Back in 2020, Chris Hemsworth, Joe Russo, and Sam Hargrave collaborated on Extraction, which quickly became Netflix’s most-viewed original movie. It was an interesting experiment in the art of the action thriller, and even though there wasn’t really narrative room for a sequel, Extraction 2 was greenlit.
Now, three years later, fans are reunited with Tyler as he embarks on yet another dangerous mission. But the result isn’t exactly a success — it’s a great short film sandwiched inside a mediocre feature.
The last we saw Tyler, he was surely done for. He was shot in the neck in Dhaka and fell into the river, seemingly dead. What Extraction 2 presupposes is: what if he wasn’t? The high stakes of Tyler’s fate at the end of the first movie are solved through a frantic montage of combat medics, a couple of scenes in a hospital, and a “forced retirement” to a cabin. While there, he, of course, wistfully watches videos of the son we learned he lost in the first movie. It’s a very tropey opening, but the tropes are comforting.
But when a mission arises in the form of a big cameo (and mysterious new character) Tyler decides to do one more job. Sure, he’s still recovering from literally being shot in the neck, but that’s nothing an alpine-themed training montage can’t fix. Reunited with his old crew, Tyler stages a prison break to rescue a family, and it’s here that Extraction 2 finally comes into its own.
Extraction made waves due to its 12-minute “oner” — a scene shot seamlessly with no jump cuts. Extraction 2 does its predecessor better with a 21-minute action scene. It’s by far the centerpiece of the entire endeavor, with all the glitz of a Mission Impossible stunt and the raw testosterone and “hell yeah” vibes of the Fast and Furious franchise.
Just when you think it’s over, something else shocking happens. You’ll check your texts once and then look up to see Tyler punch guards with a fist that is literally on fire.
However, once the oner is over, it’s an arduous journey to the next action scene. The film has learned from Extraction’s iffy white-savior politics and moved the conflict from India to Georgia (the country). The story explores father-son ties and familial loyalty, but it ranges from generally interesting at best to visual Teflon at worst. Chris Hemsworth is giving it his all, but at points, this script is so unsalvagable, no amount of combat medics could save it.

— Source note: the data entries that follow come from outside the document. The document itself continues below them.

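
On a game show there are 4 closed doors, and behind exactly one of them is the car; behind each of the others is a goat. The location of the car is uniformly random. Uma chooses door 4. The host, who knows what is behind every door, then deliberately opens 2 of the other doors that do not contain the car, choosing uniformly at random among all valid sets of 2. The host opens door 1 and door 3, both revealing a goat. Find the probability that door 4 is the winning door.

1/4

Apply Bayes' rule, conditioning on where the car actually is.
If it is behind either of doors 1 and 3 (prior 1/4 each): that door was opened and seen not to hold the prize — ruled out; weight (1/4)·0 = 0 each.
If it is behind door 2 (prior 1/4): the host has no choice, probability 1; weight (1/4)·1 = 1/4.
If it is behind door 4 (prior 1/4): the host has 3 equally likely choices, so probability 1/3; weight (1/4)·(1/3) = 1/12.
The weights sum to 1/3.
So P(the car behind door 4 | the host opened door 1 and door 3) = (1/12) / (1/3) = 1/4.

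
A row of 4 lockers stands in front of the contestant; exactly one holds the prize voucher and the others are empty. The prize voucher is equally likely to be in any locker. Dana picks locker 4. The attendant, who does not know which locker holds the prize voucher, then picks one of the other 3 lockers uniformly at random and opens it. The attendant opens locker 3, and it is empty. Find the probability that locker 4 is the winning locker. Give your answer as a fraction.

Condition on the true location of the prize voucher.
If it is in any of lockers 1, 2, and 4 (prior 1/4 each): the attendant picks locker 3 with probability 1/3 regardless, and it is not the prize; weight (1/4)·(1/3) = 1/12 each.
If it is in locker 3 (prior 1/4): the attendant opened locker 3, so this case is ruled out; weight (1/4)·0 = 0.
The weights sum to 1/4.
So P(the prize voucher in locker 4 | the attendant opened locker 3) = (1/12) / (1/4) = 1/3.

1/3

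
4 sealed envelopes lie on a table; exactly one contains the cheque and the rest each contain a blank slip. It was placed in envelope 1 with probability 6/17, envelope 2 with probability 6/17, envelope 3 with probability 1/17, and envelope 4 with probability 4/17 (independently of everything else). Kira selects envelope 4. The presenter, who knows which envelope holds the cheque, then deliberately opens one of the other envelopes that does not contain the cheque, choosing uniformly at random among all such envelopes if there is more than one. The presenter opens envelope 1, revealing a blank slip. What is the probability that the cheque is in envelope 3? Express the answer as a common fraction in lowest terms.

3/29

Apply Bayes' rule, conditioning on where the cheque actually is.
If it is in envelope 1 (prior 6/17): the presenter opened envelope 1, so this case is ruled out; weight (6/17)·0 = 0.
If it is in envelope 2 (prior 6/17): the presenter has 2 equally likely choices, so probability 1/2; weight (6/17)·(1/2) = 3/17.
If it is in envelope 3 (prior 1/17): the presenter has 2 equally likely choices, so probability 1/2; weight (1/17)·(1/2) = 1/34.
If it is in envelope 4 (prior 4/17): the presenter has 3 equally likely choices, so probability 1/3; weight (4/17)·(1/3) = 4/51.
The weights sum to 29/102.
So P(the cheque in envelope 3 | the presenter opened envelope 1) = (1/34) / (29/102) = 3/29.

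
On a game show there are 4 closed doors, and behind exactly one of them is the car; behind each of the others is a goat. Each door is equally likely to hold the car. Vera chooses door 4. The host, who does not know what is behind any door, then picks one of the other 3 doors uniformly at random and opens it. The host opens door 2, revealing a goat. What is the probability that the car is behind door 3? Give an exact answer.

1/3

Consider each possible location of the car in turn.
If it is behind any of doors 1, 3, and 4 (prior 1/4 each): the host picks door 2 with probability 1/3 regardless, and it is not the prize; weight (1/4)·(1/3) = 1/12 each.
If it is behind door 2 (prior 1/4): the host opened door 2, so this case is ruled out; weight (1/4)·0 = 0.
The weights sum to 1/4.
So P(the car behind door 3 | the host opened door 2) = (1/12) / (1/4) = 1/3.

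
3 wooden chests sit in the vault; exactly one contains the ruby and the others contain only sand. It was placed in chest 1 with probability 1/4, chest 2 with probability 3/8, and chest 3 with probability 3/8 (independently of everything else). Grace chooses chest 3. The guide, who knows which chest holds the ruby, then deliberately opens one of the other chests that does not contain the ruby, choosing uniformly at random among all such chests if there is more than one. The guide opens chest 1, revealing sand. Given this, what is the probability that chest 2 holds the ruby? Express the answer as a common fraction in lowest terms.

Condition on the true location of the ruby.
If it is in chest 1 (prior 1/4): the guide opened chest 1, so this case is ruled out; weight (1/4)·0 = 0.
If it is in chest 2 (prior 3/8): the guide has no choice, probability 1; weight (3/8)·1 = 3/8.
If it is in chest 3 (prior 3/8): the guide has 2 equally likely choices, so probability 1/2; weight (3/8)·(1/2) = 3/16.
The weights sum to 9/16.
So P(the ruby in chest 2 | the guide opened chest 1) = (3/8) / (9/16) = 2/3.

2/3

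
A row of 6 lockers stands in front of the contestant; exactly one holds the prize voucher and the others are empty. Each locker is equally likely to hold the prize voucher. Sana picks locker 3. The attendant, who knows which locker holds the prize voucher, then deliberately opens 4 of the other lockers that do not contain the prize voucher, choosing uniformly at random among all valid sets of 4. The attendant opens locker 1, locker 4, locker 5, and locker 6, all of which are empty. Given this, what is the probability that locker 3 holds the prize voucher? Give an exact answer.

1/6

Condition on the true location of the prize voucher.
If it is in any of lockers 1, 4, 5, and 6 (prior 1/6 each): that locker was opened and seen not to hold the prize — ruled out; weight (1/6)·0 = 0 each.
If it is in locker 2 (prior 1/6): the attendant has no choice, probability 1; weight (1/6)·1 = 1/6.
If it is in locker 3 (prior 1/6): the attendant has 5 equally likely choices, so probability 1/5; weight (1/6)·(1/5) = 1/30.
The weights sum to 1/5.
So P(the prize voucher in locker 3 | the attendant opened locker 1, locker 4, locker 5, and locker 6) = (1/30) / (1/5) = 1/6.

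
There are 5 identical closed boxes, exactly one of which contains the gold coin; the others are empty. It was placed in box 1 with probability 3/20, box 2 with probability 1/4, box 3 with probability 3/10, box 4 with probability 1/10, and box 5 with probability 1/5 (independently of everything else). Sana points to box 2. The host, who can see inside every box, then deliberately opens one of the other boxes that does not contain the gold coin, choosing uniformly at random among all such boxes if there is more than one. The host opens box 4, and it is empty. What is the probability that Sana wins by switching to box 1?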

It all forces the viewer to make a decision: this is a Netflix release, not a theatrical film, so anyone could just fast-forward to the good stuff. In fact, it begs the question: why wasn’t the oner just released as a short film? It’s the most impressive part of the film, plays great without context, and by itself echoes earlier standalone combat like Monty Oum’s Haloid and Dead Fantasy.
Extraction 2’s action scenes are so great, they’ve outgrown the plot they live in. Unfortunately, that’s not really part of the action movie archetype, so 90 minutes of hemming and hawing about Tyler’s guilt and crime family drama come with the territory. But in an ideal world, Extraction 2 is just the oner — exquisite, passionate, expensive, and well-executed.